Importance of Gate Resistance:

"To get rid of the above issue it is recommended to use low value resistor in series with the logic input and the mosfet gate. With relatively lower frequencies(50 Hz to 1kHz), the value could be anywhere between 100 and 470 ohms, while for frequencies above this the value could be within 100 ohms, for much higher frequencies (10kHz and above) this must not exceed 50 ohms.

The above consideration allows exponential charging or gradual charging of the internal capacitors reducing or blunting of the chances of negative spikes across the drain/gate pins."

"Get Rid of Stray Inductance:
The most common and prime bug in the que is the stray inductance that may be hidden within the circuit tracks. When the switching frequency and current are high, even a slightest unnecessary increase in the connecting path that is the PCB track may result in inter-linked inductance which in turn may affect the mosfet behavior drastically due to inefficient conduction, transients and spikes.

In order to get rid of this issue it's strongly recommended to keep the tracks wider and to keep the devices AS CLOSE AS POSSIBLE to each other and to the driver IC which are being used to drive the respective mosfets. That's why SMD is preferred and is the best way of eliminating cross inductance across the components, also the use of double sided PCB helps controlling the issue due to its short "printed-through-hole" connections across the components. Even the standing height of the mosfets must be brought to minimum by inserting the lead as deep down as possible into the PCB, using SMD is probably the best option."


Using a Resistor Between Gate and Source
Although we have not indicated this inclusion in the previous images, this is strongly recommended to safeguard the mosfet from blowing of under all circumstances.

So how does a resistor across gate/source provide a guaranteed protection?
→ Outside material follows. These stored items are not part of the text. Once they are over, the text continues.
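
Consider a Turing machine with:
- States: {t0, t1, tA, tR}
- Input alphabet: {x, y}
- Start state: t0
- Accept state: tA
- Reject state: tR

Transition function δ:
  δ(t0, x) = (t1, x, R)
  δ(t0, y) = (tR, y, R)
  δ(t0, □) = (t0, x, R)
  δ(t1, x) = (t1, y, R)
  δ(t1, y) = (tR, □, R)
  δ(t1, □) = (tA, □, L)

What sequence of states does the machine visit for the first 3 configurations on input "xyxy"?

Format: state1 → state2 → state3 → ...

Execution trace:
Initial: [t0]xyxy
Step 1: δ(t0, x) = (t1, x, R) → x[t1]yxy
Step 2: δ(t1, y) = (tR, □, R) → x□[tR]xy

The machine reaches the reject state tR and halts.

State sequence: t0 → t1 → tR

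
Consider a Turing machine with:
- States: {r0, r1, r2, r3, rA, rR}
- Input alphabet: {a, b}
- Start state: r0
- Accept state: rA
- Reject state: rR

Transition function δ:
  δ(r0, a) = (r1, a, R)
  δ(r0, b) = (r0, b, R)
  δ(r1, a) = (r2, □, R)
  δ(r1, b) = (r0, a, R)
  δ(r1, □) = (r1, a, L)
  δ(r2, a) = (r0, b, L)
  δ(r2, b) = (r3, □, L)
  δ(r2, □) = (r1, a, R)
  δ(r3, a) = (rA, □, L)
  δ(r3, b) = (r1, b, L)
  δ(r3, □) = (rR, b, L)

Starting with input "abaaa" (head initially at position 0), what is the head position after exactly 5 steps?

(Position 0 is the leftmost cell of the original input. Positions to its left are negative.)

Execution trace (head position shown):
Step 0: [r0]abaaa  (head at position 0)
Step 1: move right → a[r1]baaa  (head at position 1)
Step 2: move right → aa[r0]aaa  (head at position 2)
Step 3: move right → aaa[r1]aa  (head at position 3)
Step 4: move right → aaa□[r2]a  (head at position 4)
Step 5: move left → aaa[r0]□b  (head at position 3)

After 5 steps, the head is at position 3.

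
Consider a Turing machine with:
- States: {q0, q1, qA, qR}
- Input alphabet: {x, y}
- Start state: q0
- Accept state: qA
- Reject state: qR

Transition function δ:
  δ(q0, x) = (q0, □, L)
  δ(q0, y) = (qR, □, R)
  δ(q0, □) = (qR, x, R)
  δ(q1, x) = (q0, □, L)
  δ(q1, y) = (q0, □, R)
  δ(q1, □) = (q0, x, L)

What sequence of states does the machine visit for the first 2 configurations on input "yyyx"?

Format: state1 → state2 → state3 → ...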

Well, normally mosfets have the tendency to latch up whenever a switching voltage is applied, this latching effect can sometimes be hard to revert, and by the time an opposite switching current is applied it is already too late.

The mentioned resistor ensures that as soon as the switching signal is removed the mosfet is able to quickly turn OFF, and prevent a possible damage.

This resistor value could be anywhere between 1K and 10K, however lower values would provide better and more effective results."

... So it seems i just continue repeating the same for 8 as i would for 6... making sure the gate voltage is 10v higher than source..